2. the head pose evaluation method according to claim 1 based on deep learning, it is characterised in that：The step 1 Middle sample opens up the specific method filled：Using the data augmentation method based on 3D, face is entered using 68 characteristic points of face The angle change of needs is rotated out of after row 3D modeling, picture is then carried out and maps the missing sample needed, finally make total According to the angular deflection distributing equilibrium for concentrating three dimensions.

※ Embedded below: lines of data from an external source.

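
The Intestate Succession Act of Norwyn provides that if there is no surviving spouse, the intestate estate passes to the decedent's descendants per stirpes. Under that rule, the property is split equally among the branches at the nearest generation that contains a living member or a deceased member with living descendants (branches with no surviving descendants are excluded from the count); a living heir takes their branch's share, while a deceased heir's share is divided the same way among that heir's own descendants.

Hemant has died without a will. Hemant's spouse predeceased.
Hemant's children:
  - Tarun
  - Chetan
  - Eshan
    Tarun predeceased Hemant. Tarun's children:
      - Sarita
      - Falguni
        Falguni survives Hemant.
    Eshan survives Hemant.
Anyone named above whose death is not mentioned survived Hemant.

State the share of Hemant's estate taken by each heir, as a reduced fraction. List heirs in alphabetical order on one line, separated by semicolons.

There is no surviving spouse, so the entire estate passes to Hemant's descendants per stirpes.
The estate is divided into 3 equal shares of 1/3 among Tarun, Chetan, Eshan.
Tarun predeceased; the 1/3 allotted to Tarun's branch passes to Tarun's issue by representation.
The 1/3 is divided into 2 equal shares of 1/6 among Sarita, Falguni.
Sarita is living and takes 1/6.
Falguni is living and takes 1/6.
Chetan is living and takes 1/3.
Eshan is living and takes 1/3.

Chetan 1/3; Eshan 1/3; Falguni 1/6; Sarita 1/6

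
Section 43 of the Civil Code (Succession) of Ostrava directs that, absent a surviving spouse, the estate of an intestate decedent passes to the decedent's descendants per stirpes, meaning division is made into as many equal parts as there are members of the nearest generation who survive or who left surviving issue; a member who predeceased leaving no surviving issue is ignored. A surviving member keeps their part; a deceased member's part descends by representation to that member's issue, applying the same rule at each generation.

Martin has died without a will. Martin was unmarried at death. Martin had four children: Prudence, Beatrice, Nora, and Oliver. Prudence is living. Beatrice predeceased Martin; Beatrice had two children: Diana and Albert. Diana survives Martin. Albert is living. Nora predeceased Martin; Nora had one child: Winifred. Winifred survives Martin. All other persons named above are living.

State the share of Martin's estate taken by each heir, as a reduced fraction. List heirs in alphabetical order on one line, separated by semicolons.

Albert 1/8; Diana 1/8; Oliver 1/4; Prudence 1/4; Winifred 1/4

There is no surviving spouse, so the entire estate passes to Martin's descendants per stirpes.
The estate is divided into 4 equal shares of 1/4 among Prudence, Beatrice, Nora, Oliver.
Prudence is living and takes 1/4.
Beatrice predeceased; the 1/4 allotted to Beatrice's branch passes to Beatrice's issue by representation.
The 1/4 is divided into 2 equal shares of 1/8 among Diana, Albert.
Diana is living and takes 1/8.
Albert is living and takes 1/8.
Nora predeceased; the 1/4 allotted to Nora's branch passes to Nora's issue by representation.
Winifred is the sole taker at this level and receives the full 1/4.
Oliver is living and takes 1/4.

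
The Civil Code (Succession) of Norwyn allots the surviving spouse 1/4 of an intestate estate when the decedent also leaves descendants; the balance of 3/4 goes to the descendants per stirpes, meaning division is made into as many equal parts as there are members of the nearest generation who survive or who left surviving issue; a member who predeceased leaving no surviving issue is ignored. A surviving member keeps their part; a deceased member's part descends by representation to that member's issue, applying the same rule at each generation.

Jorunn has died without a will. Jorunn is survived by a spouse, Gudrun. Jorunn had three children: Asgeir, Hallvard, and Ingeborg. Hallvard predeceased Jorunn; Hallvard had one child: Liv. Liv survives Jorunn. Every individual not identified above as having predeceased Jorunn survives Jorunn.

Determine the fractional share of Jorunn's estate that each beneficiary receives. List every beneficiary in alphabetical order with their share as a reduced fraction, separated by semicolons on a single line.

Gudrun, as surviving spouse, takes 1/4.
The remaining 3/4 passes to Jorunn's descendants per stirpes.
The 3/4 is divided into 3 equal shares of 1/4 among Asgeir, Hallvard, Ingeborg.
Asgeir is living and takes 1/4.
Hallvard predeceased; the 1/4 allotted to Hallvard's branch passes to Hallvard's issue by representation.
Liv is the sole taker at this level and receives the full 1/4.
Ingeborg is living and takes 1/4.

Asgeir 1/4; Gudrun 1/4; Ingeborg 1/4; Liv 1/4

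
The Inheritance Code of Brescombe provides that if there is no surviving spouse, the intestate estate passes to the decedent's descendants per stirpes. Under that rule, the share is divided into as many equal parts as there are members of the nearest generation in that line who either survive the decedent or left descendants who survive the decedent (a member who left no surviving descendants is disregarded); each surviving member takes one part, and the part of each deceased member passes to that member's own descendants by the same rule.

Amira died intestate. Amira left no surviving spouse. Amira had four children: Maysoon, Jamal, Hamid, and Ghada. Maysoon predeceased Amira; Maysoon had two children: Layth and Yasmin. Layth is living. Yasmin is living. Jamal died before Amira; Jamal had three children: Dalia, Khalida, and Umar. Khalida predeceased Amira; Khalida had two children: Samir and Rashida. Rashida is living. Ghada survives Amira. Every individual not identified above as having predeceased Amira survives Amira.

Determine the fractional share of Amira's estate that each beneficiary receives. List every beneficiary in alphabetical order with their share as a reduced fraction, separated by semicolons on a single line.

There is no surviving spouse, so the entire estate passes to Amira's descendants per stirpes.
The estate is divided into 4 equal shares of 1/4 among Maysoon, Jamal, Hamid, Ghada.
Maysoon predeceased; the 1/4 allotted to Maysoon's branch passes to Maysoon's issue by representation.
The 1/4 is divided into 2 equal shares of 1/8 among Layth, Yasmin.
Layth is living and takes 1/8.
Yasmin is living and takes 1/8.
Jamal predeceased; the 1/4 allotted to Jamal's branch passes to Jamal's issue by representation.
The 1/4 is divided into 3 equal shares of 1/12 among Dalia, Khalida, Umar.
Dalia is living and takes 1/12.
Khalida predeceased; the 1/12 allotted to Khalida's branch passes to Khalida's issue by representation.
The 1/12 is divided into 2 equal shares of 1/24 among Samir, Rashida.
Samir is living and takes 1/24.
Rashida is living and takes 1/24.
Umar is living and takes 1/12.
Hamid is living and takes 1/4.
Ghada is living and takes 1/4.

Dalia 1/12; Ghada 1/4; Hamid 1/4; Layth 1/8; Rashida 1/24; Samir 1/24; Umar 1/12; Yasmin 1/8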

3. the head pose evaluation method according to claim 1 based on deep learning, it is characterised in that：The step 2 The picture pretreating tool used is VIPLFaceDetector human-face detector.
4. the head pose evaluation method according to claim 1 based on deep learning, it is characterised in that：It is described TinyPoseNet is one 8 layers of the depth network designed on the basis of VIPLFaceNet convolutional neural networks, including 5 layers Convolutional layer and 3 layers of full articulamentum；TinyPoseNet in the training process, to picture size be 90 × 90 pixels training data Data are carried out network training again and improve network model to face location with this by the random cropping for carrying out 80 × 80 pixel sizes The robustness of slight shift.